Virgin Galactic Holdings is contracting with Boeing Co.‘s Aurora Flight Sciences to design and build two motherships, twin-hulled flying machines that carry its passenger spaceships to about 50,000 feet and release them to travel into space.
Aurora will immediately begin development of the next generation of air-launch carriers for Virgin Galactic, according to a statement late Wednesday. The first of the vehicles is expected to enter service in 2025, the same year Virgin Galactic plans to begin revenue flights of its new, more durable Delta-class spaceship.
The space tourism company, founded by entrepreneur Richard Branson, still sees its next commercial flight coming in the first quarter of 2023, after it completes a structural overhaul of its existing carrier plane, VMS Eve. The vehicle requires new horizontal stabilizers and a redesigned pylon to carry the spaceships to their drop altitude.

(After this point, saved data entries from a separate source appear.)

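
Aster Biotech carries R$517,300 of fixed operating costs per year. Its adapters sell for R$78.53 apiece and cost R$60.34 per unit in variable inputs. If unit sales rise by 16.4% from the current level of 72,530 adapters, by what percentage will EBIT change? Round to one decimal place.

+27.0%

At 72,530 units, contribution = 72,530 × R$18.19 = R$1,319,320.70.
EBIT = R$1,319,320.70 − R$517,300 = R$802,020.70.
Degree of operating leverage = R$1,319,320.70 / R$802,020.70 = 1.6450.
So EBIT moves 1.6450 × (+16.4%) = +27.0%.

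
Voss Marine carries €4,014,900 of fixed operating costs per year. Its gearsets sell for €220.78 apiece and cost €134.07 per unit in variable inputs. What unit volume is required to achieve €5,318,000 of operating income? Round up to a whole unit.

107,634 gearsets

Contribution margin per unit = €220.78 − €134.07 = €86.71.
Units = (FC + target) / CM = (€4,014,900 + €5,318,000) / €86.71 = 107,633.49, so 107,634 gearsets.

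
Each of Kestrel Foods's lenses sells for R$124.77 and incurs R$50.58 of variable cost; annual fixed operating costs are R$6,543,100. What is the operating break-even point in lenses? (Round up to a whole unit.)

88,194 lenses

Unit CM = price − variable cost = R$124.77 − R$50.58 = R$74.19.
Units to break even: R$6,543,100 ÷ R$74.19 = 88,193.83, rounded up to 88,194.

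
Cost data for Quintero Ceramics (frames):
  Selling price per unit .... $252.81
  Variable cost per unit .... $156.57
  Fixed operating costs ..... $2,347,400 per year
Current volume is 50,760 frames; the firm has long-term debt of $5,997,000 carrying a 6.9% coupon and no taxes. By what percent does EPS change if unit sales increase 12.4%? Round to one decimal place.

At 50,760 units, contribution = 50,760 × $96.24 = $4,885,142.40.
EBIT = $4,885,142.40 − $2,347,400 = $2,537,742.40.
Interest = $413,793.00, so EBIT − I = $2,123,949.40.
Degree of combined leverage = contribution ÷ (EBIT − I) = $4,885,142.40 ÷ $2,123,949.40 = 2.3000.
EPS therefore changes by 2.3000 × (+12.4%) = +28.5%.

+28.5%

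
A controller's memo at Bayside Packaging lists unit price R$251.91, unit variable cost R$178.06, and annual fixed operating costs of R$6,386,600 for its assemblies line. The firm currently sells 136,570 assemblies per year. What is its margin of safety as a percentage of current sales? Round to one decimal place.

Unit CM = price − variable cost = R$251.91 − R$178.06 = R$73.85. Break-even units = R$6,386,600 ÷ R$73.85 = 86,480.70; break-even revenue = 86,480.70 × R$251.91 = R$21,785,354.18.
Actual sales revenue = 136,570 × R$251.91 = R$34,403,348.70.
Margin of safety = (R$34,403,348.70 − R$21,785,354.18) ÷ R$34,403,348.70 = 36.7%.

36.7%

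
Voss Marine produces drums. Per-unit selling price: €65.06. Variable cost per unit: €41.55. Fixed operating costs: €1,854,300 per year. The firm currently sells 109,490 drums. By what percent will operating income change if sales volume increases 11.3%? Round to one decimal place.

+40.4%

Contribution at this volume is 109,490 × €23.51 = €2,574,109.90.
Subtracting fixed costs: EBIT = €2,574,109.90 − €1,854,300 = €719,809.90.
DOL = contribution ÷ EBIT = €2,574,109.90 ÷ €719,809.90 = 3.5761.
So EBIT moves 3.5761 × (+11.3%) = +40.4%.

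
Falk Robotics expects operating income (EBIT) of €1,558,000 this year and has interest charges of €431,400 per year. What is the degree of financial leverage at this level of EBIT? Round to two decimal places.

1.38

Annual interest charges come to €431,400.00.
DFL = EBIT ÷ (EBIT − I) = €1,558,000 ÷ (€1,558,000 − €431,400.00) = €1,558,000 ÷ €1,126,600.00 = 1.3829.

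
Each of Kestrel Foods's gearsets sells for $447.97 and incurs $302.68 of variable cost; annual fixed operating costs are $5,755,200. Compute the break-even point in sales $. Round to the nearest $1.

CM per unit = $447.97 − $302.68 = $145.29; CM ratio = $145.29 / $447.97 = 0.3243.
Break-even sales = FC ÷ CM ratio = $5,755,200 × $447.97 / $145.29 = $17,744,903.

$17,744,903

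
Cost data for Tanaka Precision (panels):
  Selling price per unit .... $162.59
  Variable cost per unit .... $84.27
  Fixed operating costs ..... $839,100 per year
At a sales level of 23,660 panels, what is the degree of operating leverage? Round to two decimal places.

Total contribution margin = 23,660 × $78.32 = $1,853,051.20.
Subtracting fixed costs: EBIT = $1,853,051.20 − $839,100 = $1,013,951.20.
DOL = contribution ÷ EBIT = $1,853,051.20 ÷ $1,013,951.20 = 1.8276.

1.83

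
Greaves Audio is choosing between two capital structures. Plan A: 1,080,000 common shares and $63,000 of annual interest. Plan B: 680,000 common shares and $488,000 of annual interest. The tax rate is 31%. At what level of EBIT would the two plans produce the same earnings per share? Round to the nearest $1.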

Virgin Galactic targets flying up to 200 launches a year with the new motherships. Aurora plans to manufacture the aircraft at its plants in Mississippi and West Virginia before shipping them to a Virgin Galactic facility in California for final assembly. Boeing acquired Aurora, a leading designer of high-altitude and autonomous vehicles, in 2017.
Virgin Galactic shares climbed 4.7% at 5:13 p.m. after regular trading in New York. The stock has fallen 52% this year through Wednesday’s close.